4. Arguing is hard when you’re pregnant
It’s tricky to decipher what I’m saying vs. what Ziggy is saying, and this makes arguments at home extra-special fun. Neither of us is sure if it’s something real that we’re fighting about or if we’re just going around in estrogen-fueled circles. The husband doesn’t know whether to fight back or let me have it, and if it’s the latter, how does he approach it?
Both of us are rational and logical, so hubs feels like I’ve gone off the reservation. What makes it harder is that I’m suddenly willing to blame things on my pregnancy, something I’ve always tried not to do with my period. But hey, I’m creating a PERSON here!
5. Tired. I will not stop being tired.
6. I finally know what “sawing logs” means
Speaking of sleep, my husband has suddenly started snoring like a phone vibrating on a table. It’s SO LOUD. I thought I was the one who was supposed to snore. But it’s okay, because even though [number 5], Ziggy’s not letting me sleep as much as I used to. As I’ve said before, I believe he/she is preparing me for the worst, which I know is yet to come.
7. The nesting thing is a real thing
I’ve started making cookies. A lot. This could also be a part of my willingness to eat. I just discovered these “healthy” banana chocolate PB cookies that make me feel like I’m drowning in chocolate. I will be making another batch today.
8. I smell different
Namely, my sweat is… sweatier, somehow. Running clothes aren’t lasting as long as they once did. In other words, I’m gross.
9. I am very lucky so far
I have yet to throw up and the nausea is very limited. From what I’ve read, this makes me very lucky. People hate me, and I don’t care. I just hope this doesn’t mean something’s going to bite me later on. (always the optimist)

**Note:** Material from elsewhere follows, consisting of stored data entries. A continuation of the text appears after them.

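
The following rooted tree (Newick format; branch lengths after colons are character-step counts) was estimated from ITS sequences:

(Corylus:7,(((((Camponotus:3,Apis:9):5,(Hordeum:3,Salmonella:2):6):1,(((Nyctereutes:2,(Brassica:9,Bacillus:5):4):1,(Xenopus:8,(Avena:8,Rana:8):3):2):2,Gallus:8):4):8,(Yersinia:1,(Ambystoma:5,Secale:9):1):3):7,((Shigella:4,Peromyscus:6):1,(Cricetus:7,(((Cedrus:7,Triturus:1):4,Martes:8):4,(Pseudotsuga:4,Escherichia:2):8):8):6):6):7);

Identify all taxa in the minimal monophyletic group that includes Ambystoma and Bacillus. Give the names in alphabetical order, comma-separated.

Ambystoma, Apis, Avena, Bacillus, Brassica, Camponotus, Gallus, Hordeum, Nyctereutes, Rana, Salmonella, Secale, Xenopus, Yersinia

Tracing Ambystoma: it sits inside (Ambystoma,Secale).
Tracing Bacillus: it sits inside (Brassica,Bacillus).
The smallest clade enclosing both is ((((Camponotus,Apis),(Hordeum,Salmonella)),(((Nyctereutes,(Brassica,Bacillus)),(Xenopus,(Avena,Rana))),Gallus)),(Yersinia,(Ambystoma,Secale))); the answer is its 14 terminal taxa in alphabetical order.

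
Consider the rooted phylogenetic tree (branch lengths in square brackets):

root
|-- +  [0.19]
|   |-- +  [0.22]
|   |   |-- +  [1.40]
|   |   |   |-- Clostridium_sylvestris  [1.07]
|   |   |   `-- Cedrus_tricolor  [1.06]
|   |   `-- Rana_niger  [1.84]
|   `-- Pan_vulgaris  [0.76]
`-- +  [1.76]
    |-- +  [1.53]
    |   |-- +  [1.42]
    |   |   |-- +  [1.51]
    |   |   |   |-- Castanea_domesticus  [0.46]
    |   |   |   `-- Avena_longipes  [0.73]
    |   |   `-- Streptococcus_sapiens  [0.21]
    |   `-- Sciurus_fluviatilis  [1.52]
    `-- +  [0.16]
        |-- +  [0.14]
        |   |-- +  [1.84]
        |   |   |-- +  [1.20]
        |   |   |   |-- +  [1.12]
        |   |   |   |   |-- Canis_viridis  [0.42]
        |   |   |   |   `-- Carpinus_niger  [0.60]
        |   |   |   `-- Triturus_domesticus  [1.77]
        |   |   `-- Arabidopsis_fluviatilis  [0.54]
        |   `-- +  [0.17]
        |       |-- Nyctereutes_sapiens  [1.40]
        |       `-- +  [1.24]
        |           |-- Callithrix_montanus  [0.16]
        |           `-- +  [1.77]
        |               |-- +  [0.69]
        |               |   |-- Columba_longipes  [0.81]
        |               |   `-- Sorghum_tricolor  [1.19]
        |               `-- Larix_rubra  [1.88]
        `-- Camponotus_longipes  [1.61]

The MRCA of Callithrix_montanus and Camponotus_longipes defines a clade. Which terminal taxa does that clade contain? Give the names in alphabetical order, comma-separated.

Arabidopsis_fluviatilis, Callithrix_montanus, Camponotus_longipes, Canis_viridis, Carpinus_niger, Columba_longipes, Larix_rubra, Nyctereutes_sapiens, Sorghum_tricolor, Triturus_domesticus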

10. I’m excited, terrified, and curious
I simultaneously cannot wait until September and know that I will be terrified when we get there. I haven’t counted weeks this faithfully since springtime during high school. I look forward to every Wednesday, because it’s another week closer to Ziggy. Quite a pleasant way to mark the passage of time.
But also: I have to push THAT out of THERE? And then I’m responsible for an entire PERSON?
And: I can’t wait to meet that person!
Will it be a girl or a boy? Will it have my nose? What will it be like to hold it?
I really have to pee.
Obviously, I still have a terrifying amount of things to learn, and I don’t think I’ll ever stop. It’ll be fun to learn some of this from a little human that I created, though.